Pedomanrakyat.com, Jakarta – Pakar keamanan siber yang juga Ketua Lembaga Riset Siber Indonesia CISSReC (Communication and Information System Security Research Center) Pratama Persadha mengimbau masyarakat untuk lebih mewaspadai penawaran pinjaman online (Pinjol) ilegal.
Pasalnya selain menerapkan bunga tinggi yang tidak sesuai perjanjian awal, ada banyak kerugian yang bisa ditanggung ketika kita baru mulai install aplikasi pinjol ilegal.
Dikatakan Pratama, hal yang paling berisiko dari mengakses pinjolilegal adalah akses ke data pribadi yang berlebihan, sehingga berpotensi untuk disalahgunakan. Pinjol ilegal mengakses data konsumen tidak hanya melalui kamera, mikrofon dan lokasi.

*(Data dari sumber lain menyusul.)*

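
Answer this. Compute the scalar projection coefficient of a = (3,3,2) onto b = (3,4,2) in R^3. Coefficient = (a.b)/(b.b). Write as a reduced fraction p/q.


Projection coefficient = (a . b) / (b . b)
a . b = 3*3 + 3*4 + 2*2
= 9 + 12 + 4 = 25
b . b = 3^2 + 4^2 + 2^2
= 9 + 16 + 4 = 29
Coefficient = 25/29
In lowest terms: 25/29


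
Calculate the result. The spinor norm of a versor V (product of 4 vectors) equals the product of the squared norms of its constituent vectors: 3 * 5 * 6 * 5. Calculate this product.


Spinor norm N(V) = |v1|^2 * |v2|^2 * ... * |v4|^2
= 3 * 5 * 6 * 5
Running product: 3, 15, 90, 450
N(V) = 450


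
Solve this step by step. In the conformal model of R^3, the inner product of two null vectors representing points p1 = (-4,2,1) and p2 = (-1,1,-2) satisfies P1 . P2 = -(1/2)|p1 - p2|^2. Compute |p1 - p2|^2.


p1 - p2 = (-3, 1, 3)
|p1 - p2|^2 = (-3)^2 + 1^2 + 3^2
= 9 + 1 + 9
= 19


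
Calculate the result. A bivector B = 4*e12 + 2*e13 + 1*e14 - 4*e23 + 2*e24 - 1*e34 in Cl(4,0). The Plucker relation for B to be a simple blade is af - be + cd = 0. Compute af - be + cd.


Plucker relation: af - be + cd
a*f = 4*(-1) = -4
b*e = 2*2 = 4
c*d = 1*(-4) = -4
af - be + cd = -4 - 4 + (-4)
= -12


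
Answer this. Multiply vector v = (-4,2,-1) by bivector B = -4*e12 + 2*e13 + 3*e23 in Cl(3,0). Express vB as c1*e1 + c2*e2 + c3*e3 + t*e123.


vB has grade-1 (vector) and grade-3 (trivector) parts: vB = (v _| B) + (v ^ B).
Vector part <vB>_1:
  e1: -v2*b12 - v3*b13 = -(2)*(-4) - (-1)*(2) = 10
  e2: v1*b12 - v3*b23 = (-4)*(-4) - (-1)*(3) = 19
  e3: v1*b13 + v2*b23 = (-4)*(2) + (2)*(3) = -2
Trivector part <vB>_3:
  e123: v1*b23 - v2*b13 + v3*b12 = (-4)*(3) - (2)*(2) + (-1)*(-4) = -12
vB = 10*e1 + 19*e2 - 2*e3 - 12*e123


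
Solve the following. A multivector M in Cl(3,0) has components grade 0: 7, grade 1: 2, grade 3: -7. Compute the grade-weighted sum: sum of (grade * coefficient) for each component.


Grade-weighted sum = sum of grade_k * coefficient_k
0*7 = 0
1*2 = 2
3*(-7) = -21
Total = 0 + 2 + (-21) = -19


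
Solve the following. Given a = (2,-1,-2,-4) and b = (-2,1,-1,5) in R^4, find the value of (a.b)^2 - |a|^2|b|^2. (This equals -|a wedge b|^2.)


a . b = 2*(-2) + (-1)*1 + (-2)*(-1) + (-4)*5
= -4 + (-1) + 2 + (-20) = -23
|a|^2 = 2^2 + (-1)^2 + (-2)^2 + (-4)^2 = 25
|b|^2 = (-2)^2 + 1^2 + (-1)^2 + 5^2 = 31
(a.b)^2 = (-23)^2 = 529
|a|^2 * |b|^2 = 25 * 31 = 775
Result = 529 - 775 = -246


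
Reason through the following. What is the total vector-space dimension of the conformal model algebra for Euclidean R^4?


The conformal model of R^4 uses Cl(5,1): the 4 Euclidean generators plus two extra orthogonal generators e+ (e+^2 = +1) and e- (e-^2 = -1), from which the null vectors e0, einf are built.
Number of generators m = 4 + 2 = 6.
dim Cl(p,q) = 2^m = 2^6 = 64


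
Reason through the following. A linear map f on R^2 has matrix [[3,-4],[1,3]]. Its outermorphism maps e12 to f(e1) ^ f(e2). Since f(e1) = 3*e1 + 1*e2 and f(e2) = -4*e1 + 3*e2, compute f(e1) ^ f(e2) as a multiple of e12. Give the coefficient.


The outermorphism of a linear map f sends e1^e2 to f(e1)^f(e2).
f(e1) = 3*e1 + 1*e2
f(e2) = -4*e1 + 3*e2
f(e1) ^ f(e2) = (3*e1 + 1*e2) ^ (-4*e1 + 3*e2)
= 3*3*e12 + 1*(-4)*e21
= (9 - (-4))*e12
= 13*e12
Coefficient = 13


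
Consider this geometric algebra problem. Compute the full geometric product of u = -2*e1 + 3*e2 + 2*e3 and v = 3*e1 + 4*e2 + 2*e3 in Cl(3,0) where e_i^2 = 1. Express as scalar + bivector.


In Cl(3,0): e_i^2 = 1, e_ie_j = -e_je_i for i != j.
Scalar part = u . v = (-2)*3 + 3*4 + 2*2
= -6 + 12 + 4 = 10
e12 coeff = (-2)*4 - 3*3 = -8 - 9 = -17
e13 coeff = (-2)*2 - 2*3 = -4 - 6 = -10
e23 coeff = 3*2 - 2*4 = 6 - 8 = -2
uv = 10 - 17*e12 - 10*e13 - 2*e23


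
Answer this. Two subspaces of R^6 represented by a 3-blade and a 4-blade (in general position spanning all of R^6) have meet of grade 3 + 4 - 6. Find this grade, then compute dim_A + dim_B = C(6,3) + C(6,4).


Meet grade = grade(A) + grade(B) - n
= 3 + 4 - 6 = 1
C(6,3) = 20
C(6,4) = 15
dim_A + dim_B = 20 + 15 = 35


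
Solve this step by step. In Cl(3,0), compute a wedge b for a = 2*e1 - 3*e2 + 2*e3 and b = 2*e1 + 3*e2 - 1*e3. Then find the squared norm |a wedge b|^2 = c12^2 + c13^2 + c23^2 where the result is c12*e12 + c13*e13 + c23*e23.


a wedge b = (a1*b2 - a2*b1)*e12 + (a1*b3 - a3*b1)*e13 + (a2*b3 - a3*b2)*e23
e12 coeff: 2*3 - (-3)*2 = 6 - (-6) = 12
e13 coeff: 2*(-1) - 2*2 = -2 - 4 = -6
e23 coeff: (-3)*(-1) - 2*3 = 3 - 6 = -3
|a wedge b|^2 = 12^2 + (-6)^2 + (-3)^2
= 144 + 36 + 9
= 189


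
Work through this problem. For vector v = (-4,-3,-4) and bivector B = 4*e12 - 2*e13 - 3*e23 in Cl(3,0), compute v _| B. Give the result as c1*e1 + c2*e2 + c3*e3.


Left contraction v _| B = <vB>_1 (grade-1 part of the geometric product vB).
Using e1_|e12 = e2, e2_|e12 = -e1, e1_|e13 = e3, e3_|e13 = -e1, e2_|e23 = e3, e3_|e23 = -e2:
e1 coeff: -v2*b12 - v3*b13 = -(-3)*(4) - (-4)*(-2) = 4
e2 coeff: v1*b12 - v3*b23 = (-4)*(4) - (-4)*(-3) = -28
e3 coeff: v1*b13 + v2*b23 = (-4)*(-2) + (-3)*(-3) = 17
v _| B = 4*e1 - 28*e2 + 17*e3


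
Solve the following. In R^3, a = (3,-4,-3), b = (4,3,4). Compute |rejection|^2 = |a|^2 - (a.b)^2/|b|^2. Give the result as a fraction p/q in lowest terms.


|a|^2 = 3^2 + (-4)^2 + (-3)^2 = 34
|b|^2 = 4^2 + 3^2 + 4^2 = 41
a . b = 3*4 + (-4)*3 + (-3)*4 = -12
(a.b)^2 = (-12)^2 = 144
|rej|^2 = 34 - 144/41
= (1394 - 144)/41
= 1250/41
In lowest terms: 1250/41


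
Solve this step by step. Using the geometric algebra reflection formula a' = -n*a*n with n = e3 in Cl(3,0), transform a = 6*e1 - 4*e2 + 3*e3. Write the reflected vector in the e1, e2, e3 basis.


Reflection formula: a' = -n*a*n, with n = e3 (unit vector, n^2 = 1).
For reflection through hyperplane perp to e3:
The component along e3 flips sign, others stay.
a = (6, -4, 3)
a' = (6, -4, -3)
a' = 6*e1 - 4*e2 - 3*e3


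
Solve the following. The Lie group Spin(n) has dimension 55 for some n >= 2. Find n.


dim Spin(n) = dim so(n) = n(n-1)/2.
Solve n(n-1)/2 = 55, i.e. n^2 - n - 110 = 0.
Discriminant = 1 + 8*55 = 441
n = (1 + sqrt(441))/2 = (1 + 21)/2 = 11


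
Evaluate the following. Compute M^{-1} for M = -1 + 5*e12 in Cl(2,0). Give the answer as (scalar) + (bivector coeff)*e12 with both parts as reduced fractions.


M = -1 + 5*e12, where e12^2 = -1.
Since M commutes with its reverse ~M = a - b*e12, M * ~M = a^2 - b^2*e12^2 = a^2 + b^2.
So M^{-1} = ~M / (a^2 + b^2) = (a - b*e12)/(a^2 + b^2).
a^2 + b^2 = 1 + 25 = 26
Scalar part = -1/26 = -1/26
Bivector coeff = -5/26 = -5/26
M^{-1} = -1/26 - 5/26*e12


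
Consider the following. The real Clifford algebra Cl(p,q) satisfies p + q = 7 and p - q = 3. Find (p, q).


We need p + q = 7 and p - q = 3.
Adding: 2p = 7 + 3 = 10, so p = 5.
Then q = 7 - 5 = 2.
(p, q) = (5, 2)


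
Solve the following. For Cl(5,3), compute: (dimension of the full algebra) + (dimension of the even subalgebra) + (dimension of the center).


n = 5 + 3 = 8
Total dim = 2^8 = 256
Even subalgebra dim = 2^7 = 128
n is even, so center dim = 1
Sum = 256 + 128 + 1 = 385


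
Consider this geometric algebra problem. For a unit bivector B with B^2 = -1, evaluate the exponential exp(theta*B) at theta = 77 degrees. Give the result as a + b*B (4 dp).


For a unit bivector B with B^2 = -1, the exponential series gives
e^(theta*B) = cos(theta) + sin(theta)*B (the GA analogue of Euler's formula).
theta = 77 degrees = 1.343904 rad
cos(77 deg) = 0.2250
sin(77 deg) = 0.9744
exp(theta*B) = 0.2250 + 0.9744*B


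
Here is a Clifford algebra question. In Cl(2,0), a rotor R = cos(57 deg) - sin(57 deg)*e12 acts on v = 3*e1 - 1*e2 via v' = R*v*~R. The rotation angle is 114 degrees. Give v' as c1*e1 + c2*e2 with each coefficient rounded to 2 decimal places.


Rotor R = cos(57deg) - sin(57deg)*e12
Rotation angle theta = 2 * 57 = 114 degrees
v' = R*v*~R rotates v by theta.
cos(114deg) = -0.4067, sin(114deg) = 0.9135
v'_1 = 3*cos(114deg) - (-1)*sin(114deg)
= 3*(-0.4067) - (-1)*0.9135
= -0.31
v'_2 = 3*sin(114deg) + (-1)*cos(114deg)
= 3*0.9135 + (-1)*(-0.4067)
= 3.15
v' = -0.31*e1 + 3.15*e2


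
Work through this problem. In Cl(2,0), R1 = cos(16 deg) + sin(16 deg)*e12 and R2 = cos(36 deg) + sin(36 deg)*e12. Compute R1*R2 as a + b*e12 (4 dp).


Same-plane rotors commute and their half-angles add:
R1*R2 = cos(a1 + a2) + sin(a1 + a2)*e12.
a1 + a2 = 16 + 36 = 52 deg
cos(52 deg) = 0.6157
sin(52 deg) = 0.7880
R1*R2 = 0.6157 + 0.7880*e12


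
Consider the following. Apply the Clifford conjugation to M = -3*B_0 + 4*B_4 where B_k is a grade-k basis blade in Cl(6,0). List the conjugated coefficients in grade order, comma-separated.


Clifford conjugate sign for grade k: (-1)^(k(k+1)/2)
Grade 0: (-1)^(0*1/2) = (-1)^0 = 1, coeff -3 -> -3
Grade 4: (-1)^(4*5/2) = (-1)^10 = 1, coeff 4 -> 4
Conjugated coefficients: -3, 4


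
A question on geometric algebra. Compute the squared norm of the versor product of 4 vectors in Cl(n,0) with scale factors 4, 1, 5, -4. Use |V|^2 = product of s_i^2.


Each vector v_i has |v_i|^2 = s_i^2
Squared scales: 4^2 = 16, 1^2 = 1, 5^2 = 25, (-4)^2 = 16
|V|^2 = 16 * 1 * 25 * 16
= 6400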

“Kalau fintech yang legal, dia hanya boleh mengakses kamera, mikrofon dan lokasi. Kalau pinjol ilegal, dia akan mengakses apa saja. Ini yang harus diwaspadai, karena akses yang dilakukan mereka tidak pada saat kita mengajukan pinjaman. Artinya ketika Anda mencoba-coba install aplikasi pinjol ilegal, baru install saja dan belum melakukan pinjaman, Anda tidak memperhatikan yang diminta aplikasi ini, tinggal tekan ‘accept” saja, yang akan terjadi adalah semua data yang ada di handphone Anda bisa diambil oleh perusahaan pinjol ilegal,” kata Pratama dalam webinar “Bijak Gunakan Financial Technology”, Sabtu (9/7/2022).
Data-data yang bisa diambil dan disalahgunakan mulai dari galeri, file, email penting yang terkait dengan perbankan, daftar kontak, hingga mengontrol kamera dari jarak jauh.
“Kalau sudah bisa diambil alih, mereka bisa mengontrol kamera dari jarak jauh, bisa menghidupkan sesuka mereka. Mereka juga bisa menyadap handphone kita dan melakukan apapun. Bayangkan, ini baru melakukan instalasi, belum melakukan pinjaman,” ungkap Pratama.